O BE  denunciou casos de não devolução da caução aos alunos e o desconto dos valores dos manuais das verbas da ação social escolar a que os estudantes têm direito, violando o estipulado na lei, que, lembrara foi aprovada por unanimidade há cerca de dois anos.

A deputada do BE, Zuraida Soares, chamou a atenção do secretário, afirmando que lhe compete o direito de mudar a lei e fazer as mudanças necessárias para que o sistema funcione  no futuro, no entanto "não pode ilibar-se do que está para trás", sendo o responsável pelo incumprimento de uma lei em vigor.

A mesma opinião é partilhada pelo líder do CDS-PP. Artur Lima, do CDS-PP, acusou o executivo de "má fé", de não cumprir aquilo com que se compromete e de desrespeitar o que aprova o parlamento e não entende, que estas situações possam continuar a acontecer e demonstram uma má aplicação do sistema. 

De salientar que o BE e o CDS já haviam feito denúncias semelhantes há meses atrás e não entendem que após este tempo ainda não haja resultados da atuação da inspeção por parte da educação.

A este respeito o Governo dos Açores garantiu que vai elaborar uma nova legislação para a ação social escolar de forma a corrigir "contradições" e "injustiças" nas regras da comparticipação e empréstimo de manuais, na medida em que considera que permitem maiores apoios a alunos não carenciados. Aliás a este respeito o secretário regional, revelou que está a finalizar uma proposta para um novo regime da ação social escolar na região, que integrará conteúdos dos dois decretos e que vai garantir apoios para "quem realmente precisa".

A propósito destas denúncias o Secretário Luís Fagundes Duarte garantiu que a inspeção já no terreno e, caso se confirmem a existência de casos em que não houve a devolução de cauções, as mesmas serão devolvidas aos alunos até final de maio.

O responsável pela pasta da educação referiu que a legislação em vigor da ação social escolar permite a comparticipação de entre 5% e 40% do valor dos livros para os alunos carenciados, dependendo do escalão a que pertencem.

No entanto, lembra que o decreto do sistema de empréstimo dos livros, que abrange qualquer aluno, permite que, na prática, aqueles que não têm ação social escolar fiquem com os manuais, pagando apenas 20% do seu valor, ou seja, beneficiando de uma comparticipação de 80% esclarecendo que o sistema prevê que os alunos entreguem uma caução de 20% e que a sanção aplicada a quem não devolve os livros é não receber esse dinheiro que deixou em depósito.

Também a restante oposição manifestou o mau funcionamento do sistema. PSD, PPM, BE, PCP e CDS-PP, lembraram que o sistema de empréstimo de manuais foi sempre assumido e defendido por todos os partidos, incluindo o PS, como uma medida fora da ação social e dos seus princípios, destinando-se, antes, a ser um apoio à classe média, afetada por cortes no seu rendimento.

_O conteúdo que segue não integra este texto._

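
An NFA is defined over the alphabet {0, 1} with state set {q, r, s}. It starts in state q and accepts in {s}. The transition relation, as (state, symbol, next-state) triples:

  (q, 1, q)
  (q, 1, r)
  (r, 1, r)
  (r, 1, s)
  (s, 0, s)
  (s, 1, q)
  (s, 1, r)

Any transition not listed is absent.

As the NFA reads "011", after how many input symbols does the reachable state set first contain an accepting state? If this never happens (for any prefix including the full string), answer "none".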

Os partidos da oposição BE,CDS e PSD denunciaram ainda que as escolas não receberam instruções do executivo para adotarem o sistema de empréstimo ou receberam orientações contraditórias ou que não respeitam aquilo que foi aprovado pelos deputados.

Catarina Furtado do PS, fez saber que a posição da bancada rosa, em rejeitar esta recomendação se prende com o facto  da inspecção já se encontrar no terreno  e por isso considera prematuro uma avaliação lembrando que o empréstimo dos manuais, prevê uma implementação faseada, até 2017.

No entanto a deputada Catarina Moniz Furtado, admite ainda que é "eventualmente" necessário repensar as regras previstas no diploma.